Marcelo Corrêa Manso*
Department of Oral & Maxillofacial Surgery, Brazilian Institute of Implant Dentistry, Rio de Janeiro, Brazil

*Corresponding author: Marcelo C Manso, Department of Oral & Maxillofacial Surgery, Brazilian Institute of Implant Dentistry, Rio de Janeiro, Brazil

Published: 18 May, 2018
Cite this article as: Manso MC. Oral and Maxillofacial Surgery Editorial: Clinics in Surgery Journal. Clin Surg. 2018; 3: 1974.


In the last decades, Dentistry reached a clinical and scientific maturity that has elevated it, conceptually, to the status of being one of the human health sciences with greater therapeutic domain in the pathophysiologies of its various diseases associated to the functional repair of its sequels.

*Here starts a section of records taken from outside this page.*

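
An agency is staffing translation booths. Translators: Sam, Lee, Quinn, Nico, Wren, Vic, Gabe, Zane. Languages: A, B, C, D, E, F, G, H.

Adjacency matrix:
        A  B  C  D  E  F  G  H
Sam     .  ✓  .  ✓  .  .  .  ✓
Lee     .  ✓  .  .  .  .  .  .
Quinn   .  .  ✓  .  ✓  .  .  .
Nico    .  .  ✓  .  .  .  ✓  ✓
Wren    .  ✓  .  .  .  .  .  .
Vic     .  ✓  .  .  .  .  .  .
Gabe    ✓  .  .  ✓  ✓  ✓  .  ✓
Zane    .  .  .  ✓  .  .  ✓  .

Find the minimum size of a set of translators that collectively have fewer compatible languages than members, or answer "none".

Take S = {Lee, Wren}. Its neighbourhood is {B}, so |N(S)| = 1 < |S| = 2.
No single vertex violates Hall's condition since each has at least one neighbour, so 2 is the minimum.

2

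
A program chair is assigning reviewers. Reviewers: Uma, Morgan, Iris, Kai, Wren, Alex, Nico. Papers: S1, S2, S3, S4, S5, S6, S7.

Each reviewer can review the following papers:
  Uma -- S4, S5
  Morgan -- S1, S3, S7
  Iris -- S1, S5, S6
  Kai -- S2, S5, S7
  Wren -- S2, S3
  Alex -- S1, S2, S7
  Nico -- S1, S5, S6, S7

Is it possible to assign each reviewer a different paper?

For example, pair Uma→S4, Morgan→S3, Iris→S6, Kai→S5, Wren→S2, Alex→S1, Nico→S7.
All 7 reviewers are covered.

Yes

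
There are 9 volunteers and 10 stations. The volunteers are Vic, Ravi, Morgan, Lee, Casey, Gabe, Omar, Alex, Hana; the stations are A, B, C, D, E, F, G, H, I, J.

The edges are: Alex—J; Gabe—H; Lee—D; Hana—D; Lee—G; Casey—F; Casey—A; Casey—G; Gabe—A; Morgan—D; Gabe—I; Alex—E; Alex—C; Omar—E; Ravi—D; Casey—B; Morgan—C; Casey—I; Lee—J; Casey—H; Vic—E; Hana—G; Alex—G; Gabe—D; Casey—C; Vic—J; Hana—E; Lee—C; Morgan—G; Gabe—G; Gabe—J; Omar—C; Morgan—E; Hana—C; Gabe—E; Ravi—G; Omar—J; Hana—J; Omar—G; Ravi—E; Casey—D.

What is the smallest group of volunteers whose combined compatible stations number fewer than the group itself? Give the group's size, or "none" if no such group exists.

6

Take S = {Vic, Ravi, Morgan, Lee, Omar, Alex}. Its neighbourhood is {C, D, E, G, J}, so |N(S)| = 5 < |S| = 6.
Every subset of size less than 6 has at least as many neighbours as members, so 6 is the minimum.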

From the clinical, laboratory and imaging diagnosis, to the advanced surgical and restorative interventions, dental doctors has approached the full knowledge of the capacity of paralysis and rehabilitation of the damages caused in all situations, in order to return the patient to a social life in the same standard of pre-pathology functionality.
The maxillofacial complex in its interface with the stomatognathic system, constitutes the field of Dentistry which, as a representative anatomical and functional part of the human body, is also the only one whose medical career has no specialists.

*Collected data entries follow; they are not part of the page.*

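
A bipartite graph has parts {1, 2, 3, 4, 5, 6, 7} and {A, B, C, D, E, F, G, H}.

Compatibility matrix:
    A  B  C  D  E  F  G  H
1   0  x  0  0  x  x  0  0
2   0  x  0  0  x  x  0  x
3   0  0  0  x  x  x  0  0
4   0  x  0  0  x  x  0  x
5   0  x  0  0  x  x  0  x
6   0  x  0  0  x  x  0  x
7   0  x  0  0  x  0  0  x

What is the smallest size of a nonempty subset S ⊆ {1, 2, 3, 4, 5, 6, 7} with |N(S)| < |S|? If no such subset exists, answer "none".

5

Take S = {1, 2, 4, 5, 6}. Its neighbourhood is {B, E, F, H}, so |N(S)| = 4 < |S| = 5.
Every subset of size less than 5 has at least as many neighbours as members, so 5 is the minimum.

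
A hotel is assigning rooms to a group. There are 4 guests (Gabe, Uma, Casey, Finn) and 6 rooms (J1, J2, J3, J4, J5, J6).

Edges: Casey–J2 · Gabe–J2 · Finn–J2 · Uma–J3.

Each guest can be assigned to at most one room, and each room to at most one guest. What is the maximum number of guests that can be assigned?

For example, pair Gabe-J2, Uma-J3.
The set {Gabe, Casey, Finn} has only 1 neighbour ({J2}), so by Hall's theorem at most 2 of the 4 guests can be matched.

2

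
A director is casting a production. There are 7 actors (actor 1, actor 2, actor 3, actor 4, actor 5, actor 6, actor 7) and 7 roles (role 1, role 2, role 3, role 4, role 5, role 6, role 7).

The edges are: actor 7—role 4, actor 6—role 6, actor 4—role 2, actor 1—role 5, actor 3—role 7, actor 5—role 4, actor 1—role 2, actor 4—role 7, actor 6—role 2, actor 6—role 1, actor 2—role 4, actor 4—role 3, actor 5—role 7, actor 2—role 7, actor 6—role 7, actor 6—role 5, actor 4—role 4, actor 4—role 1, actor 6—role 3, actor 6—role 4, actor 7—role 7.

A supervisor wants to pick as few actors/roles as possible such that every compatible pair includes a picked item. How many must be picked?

5

A maximum matching has 5 edges (e.g. actor 1–role 5, actor 2–role 4, actor 3–role 7, actor 4–role 3, actor 6–role 1).
By König's theorem the minimum vertex cover has the same size. One such cover is {actor 1, actor 4, actor 6, role 4, role 7}.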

Historically, the french physician and surgeon Pierre Fauchard (known as the “Contemporary Dentistry Father”) , at the end of the 18th century, began the first dedication to a specialty in the history of medicine because it presented an enormous demand for diseases (oral and associated diseases!). Its conceptual evolution has made our history supply the segment of this medical specialty for a university dichotomy (in most universities worldwide) and, as in all others, the responsibility to manage all its interfaces with human health.
In this context, the technological and scientific evolution of oral implantology has led Dentistry to a homogenization of this culture in their various specialties. General dentists, prosthodontists and periodontists intensified their therapeutic and medical universe of surgeries, while oral and maxillofacial surgeons had to master the accumulated knowledge of the restorative and microbiological resources of oral rehabilitation. Stomatologists and oral pathologists have added a wide variety of clinical, imaging and histopathological data about various tissues and biomaterials behaviors for accurate differential diagnoses. Classical fundamentals for planning and therapeutic prognoses, have been radically revised and rewritten to varying degrees of complexities in areas such as endodontics and orthodontics. The possibility of repairing dental losses and/or adjacent bone structures at satisfactory functional levels, in most cases, represented a decisive step in this evolution.

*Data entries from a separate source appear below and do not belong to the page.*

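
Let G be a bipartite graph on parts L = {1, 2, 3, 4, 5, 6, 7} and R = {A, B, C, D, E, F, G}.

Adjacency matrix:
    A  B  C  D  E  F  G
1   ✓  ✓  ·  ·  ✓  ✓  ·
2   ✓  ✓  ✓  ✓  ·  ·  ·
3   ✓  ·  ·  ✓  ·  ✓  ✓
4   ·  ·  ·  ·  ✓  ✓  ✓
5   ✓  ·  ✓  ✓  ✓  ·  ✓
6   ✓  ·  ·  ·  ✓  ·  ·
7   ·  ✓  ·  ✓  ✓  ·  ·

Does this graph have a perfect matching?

For example, pair 1–E, 2–C, 3–D, 4–F, 5–G, 6–A, 7–B.
Every left vertex is matched, so this is a perfect matching.

Yes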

However, all of this knowledge is still not being offered in an obligatory way worldwide, and the contemporary dentist still needs to search for them by its own initiative.
Four to five years of dental graduation school followed by programs with 02 or 03 years in a first specialty, and another 02 years training with specializations and residences in oral implantology, has been the reality that I have been seeing for decades as an educator and post-graduate former, of many professionals in this quest for qualification. Thus, a formation directed to the oral and maxillofacial context since graduation (Dentistry) with 04 to 06 years extra-training and “deepening” in the same area (oral and facial), has made the contemporary Dentistry the first health medical specialty with customized preparation since “under graduation’s chairs”!
As so, I am inviting all scientific and clinical activists, who are notorious in this area of knowledge, to apologize Dentistry, conceptually, as a great contemporary medical science (not career) specialty, and promote the dissemination of implant dentistry knowledge in a broad and qualified way to massively integrate this complex and extensive culture of the new dental doctors.
Certainly we will be in the forefront of steps that will soon take place in others medical career specialties, bringing together, in the same history, visionary physicians patriarchs of our genesis in the medical sciences as Pierre Fauchard (sec. XVIII) and Per Ingvar Branemark (sec. XX/XXI).